In the early fifth century, Persian scenes were understandably in vogue for decorating Athenian fine ‘red-figure’ painted pottery; on the main side of this amphora Myson has depicted a defeated King Croesus of Lydia atop his pyre (shortly to be miraculously quenched by Apollo), on the reverse Athens’s founder-hero King Theseus together with his best buddy Peirithous in the act of carrying off the quintessentially oriental Amazon queen Antiope.

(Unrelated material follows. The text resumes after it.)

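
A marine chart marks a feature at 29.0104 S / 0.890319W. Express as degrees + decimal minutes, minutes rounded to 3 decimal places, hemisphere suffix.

29° 0.624′ S, 0° 53.419′ W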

The attempt to unseat Polycrates was a failure – it was left to the Persians and their Phoenician naval forces to finish that job off properly and keep their Aegean frontier secure. Nevertheless, in about 512, Sparta again sent out a naval expedition, but this time against a much nearer Greek power, Athens. At stake here for Sparta was pre-eminence not just in the Peloponnese but in southern mainland Greece more generally. Croesus had been given to understand that already in the 540s Athens was Sparta’s nearest rival in military power. This was still the case thirty-plus years later, but during that period the political situation at Athens was transformed, introducing a further, ideological dimension to the conflict between them. Since about 545 Athens had been ruled by the family tyranny, or dynasty, of Peisistratus and his sons, and tyranny was coming to be identified with the denial of the Greeks’ birthright of political freedom.
Once more, a Spartan naval campaign met with no success. But an expedition sent more conventionally, by land, two years later in 510 was a different story altogether. The energetic, expansionist and interventionist Spartan king Cleomenes I overthrew Peisistratus’s eldest son and main successor Hippias. A more or less direct consequence of Sparta’s termination of the Peisistratid family tyranny was the birth at Athens of the world’s first democracy – though a democracy of the ancient Greek type, very different from any modern democracy. This was achieved through the reforms in 508/7 attributed to the leading aristocrat Cleisthenes; and it was hardly the result the Spartans had expected or desired. Instead of a pro-Spartan oligarchy they now had to deal with an anti-Spartan democracy.
This was the starting-point of an ideological polarity – Spartan oligarchy against Athenian democracy – that played itself out over the next hundred years, culminating in the disastrous Atheno-Peloponnesian War of 431–404.* Moreover, ex-tyrant Hippias had departed promptly for the more hospitable climes of Asia. He went over, that is, to the Persian sphere and dedicated himself as a vassal of the Persian Great King. The key linkage of Greek freedom and Persian tyrannical despotism was thereby forged.